I generated dozens of features that could be used to predict an incoming low. From these, I formed a final list of features that were not strongly-correlated to one another (to not violate logistic and linear regression assumptions), were easily interpretable, and inexpensive to compute with real-time data.

Final feature list:

  • LAST_VALUE: the last value in the time series, the point 15 minutes before the value to be predicted.
  • SLOPE: the slope of the line fitted to the 6 points in the time series. A more negative slope means my blood sugar is dropping quickly.
  • R_SQUARED: the r-squared value of the fitted line. An r-squared close to 1 indicates that the line is a good fit to the data.
  • DIFF_SLOPE: the slope of the line fitted to the successive differences of the data. This approximates the data’a curvature. A more negative curvature means my blood sugar is rising then falling quickly.
  • DIFF_R_SQUARED: the r-squared value of the fitted line to the successive differences.

feature-corrs

Hypoglycemia Prediction

I split the data into 70-30 training-test sets for logistic regression and random forest classifiers. Due to the class imbalance, I assigned class weights inversely proportional to their frequency. For the random forest classifier, I utilized hyperparameter tuning to maximize recall (minimizing false negative low predictions). Below is the resulting confusion matrix for each classifier. While recalls of >90% are achieved, there are a large number of false positives.

classifier-confusion-matrices

The high false positive rate is not too surprising since the low glucose threshold is ‘fuzzy’ and somewhat arbitrary. The vast majority of false positives have true glucose values between 70-90 mg/dL. In addition, even if my blood sugar is not low 15 minutes after the data in question, I will often trend low 20+ minutes later.
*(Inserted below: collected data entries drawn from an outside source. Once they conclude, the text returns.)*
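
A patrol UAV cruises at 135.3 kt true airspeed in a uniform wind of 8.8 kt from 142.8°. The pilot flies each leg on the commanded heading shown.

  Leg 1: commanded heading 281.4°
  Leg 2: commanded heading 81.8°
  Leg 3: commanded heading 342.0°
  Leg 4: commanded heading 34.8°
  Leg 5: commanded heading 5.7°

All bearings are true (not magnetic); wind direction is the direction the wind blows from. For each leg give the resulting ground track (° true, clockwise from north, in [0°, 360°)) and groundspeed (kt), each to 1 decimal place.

Leg 1: track=283.7°, groundspeed=142.0 kt
Leg 2: track=78.4°, groundspeed=131.3 kt
Leg 3: track=340.8°, groundspeed=143.6 kt
Leg 4: track=31.3°, groundspeed=138.3 kt
Leg 5: track=3.3°, groundspeed=141.9 kt

Leg 1: heading 281.4°; drift +2.3° → track 283.7°, groundspeed 142.0 kt
Leg 2: heading 81.8°; drift -3.4° → track 78.4°, groundspeed 131.3 kt
Leg 3: heading 342.0°; drift -1.2° → track 340.8°, groundspeed 143.6 kt
Leg 4: heading 34.8°; drift -3.5° → track 31.3°, groundspeed 138.3 kt
Leg 5: heading 5.7°; drift -2.4° → track 3.3°, groundspeed 141.9 kt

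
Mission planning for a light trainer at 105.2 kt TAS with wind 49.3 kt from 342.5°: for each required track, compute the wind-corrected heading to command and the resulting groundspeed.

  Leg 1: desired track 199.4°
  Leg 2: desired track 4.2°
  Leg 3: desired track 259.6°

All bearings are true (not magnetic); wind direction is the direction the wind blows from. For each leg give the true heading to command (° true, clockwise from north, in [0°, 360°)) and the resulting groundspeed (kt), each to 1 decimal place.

Leg 1: heading=215.7°, groundspeed=140.4 kt
Leg 2: heading=354.2°, groundspeed=57.8 kt
Leg 3: heading=287.3°, groundspeed=87.0 kt

Leg 1: desired track 199.4°; wind correction +16.3° → command heading 215.7°, groundspeed 140.4 kt
Leg 2: desired track 4.2°; wind correction -10.0° → command heading 354.2°, groundspeed 57.8 kt
Leg 3: desired track 259.6°; wind correction +27.7° → command heading 287.3°, groundspeed 87.0 kt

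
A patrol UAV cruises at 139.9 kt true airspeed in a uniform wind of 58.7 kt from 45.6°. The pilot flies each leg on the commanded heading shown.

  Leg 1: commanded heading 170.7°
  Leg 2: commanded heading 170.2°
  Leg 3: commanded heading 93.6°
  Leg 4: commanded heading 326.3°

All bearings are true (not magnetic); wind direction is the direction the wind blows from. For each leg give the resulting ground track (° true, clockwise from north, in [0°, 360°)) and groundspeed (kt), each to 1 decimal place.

Leg 1: heading 170.7°; drift +15.5° → track 186.2°, groundspeed 180.2 kt
Leg 2: heading 170.2°; drift +15.6° → track 185.8°, groundspeed 179.8 kt
Leg 3: heading 93.6°; drift +23.4° → track 117.0°, groundspeed 109.7 kt
Leg 4: heading 326.3°; drift -24.1° → track 302.2°, groundspeed 141.3 kt

Leg 1: track=186.2°, groundspeed=180.2 kt
Leg 2: track=185.8°, groundspeed=179.8 kt
Leg 3: track=117.0°, groundspeed=109.7 kt
Leg 4: track=302.2°, groundspeed=141.3 kt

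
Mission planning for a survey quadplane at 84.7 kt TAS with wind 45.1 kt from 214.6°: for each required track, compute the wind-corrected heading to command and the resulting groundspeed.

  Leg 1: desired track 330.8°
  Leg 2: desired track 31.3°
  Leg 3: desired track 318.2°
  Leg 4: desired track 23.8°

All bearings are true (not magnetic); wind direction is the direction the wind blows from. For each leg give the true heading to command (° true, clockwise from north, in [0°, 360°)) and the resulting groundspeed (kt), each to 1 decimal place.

Leg 1: desired track 330.8°; wind correction -28.5° → command heading 302.3°, groundspeed 94.3 kt
Leg 2: desired track 31.3°; wind correction -1.8° → command heading 29.5°, groundspeed 129.7 kt
Leg 3: desired track 318.2°; wind correction -31.2° → command heading 287.0°, groundspeed 83.1 kt
Leg 4: desired track 23.8°; wind correction -5.7° → command heading 18.1°, groundspeed 128.6 kt

Leg 1: heading=302.3°, groundspeed=94.3 kt
Leg 2: heading=29.5°, groundspeed=129.7 kt
Leg 3: heading=287.0°, groundspeed=83.1 kt
Leg 4: heading=18.1°, groundspeed=128.6 kt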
As a result, I personally find the false positive rate acceptable since it still provides useful information about the upcoming state of my blood sugar. However, other users may be turned off by the frequency of false predictions.

example-false-positive

How does this result compare to other baselines? I tried two methods. The first fit a second-degree polynomial to each 30 minute glucose series and used the fit to predict the value 15 minutes later. The second built a linear regression model from the generated features to predict my future blood sugar, achieving an r-squared of 0.97. Both methods predicted true lows at a worse rate than the classifiers, but had fewer false positives. Linear regression outperformed polynomial fitting in all analyzed metrics.

poly-regression-fit

Since identifying true lows was my own priority, I stuck with the classifiers for the final implementation as those had the best recall. However, other users may be interested in a balance between low-prediction false positives and negatives. Random forest hyperparameter tuning on the relevant metric or using linear regression may be more appropriate for these users. The linear regression loss function could be custom-tuned to more harshly penalize inaccurate low predictions. Moreover, linear regression should be used if the forecasted glucose values are useful to report.

Summary

Low blood sugar prediction is important for diabetics who want to avoid the amount of time spent with hypoglycemic symptoms. Data from automated glucose monitoring devices can be used to generate features that are good predictors of impending low blood sugars. These features are interpretable and real-time performant. Future work should investigate just how far into the future we can predict an incoming low, and whether or not accurate predictions would require more data and features.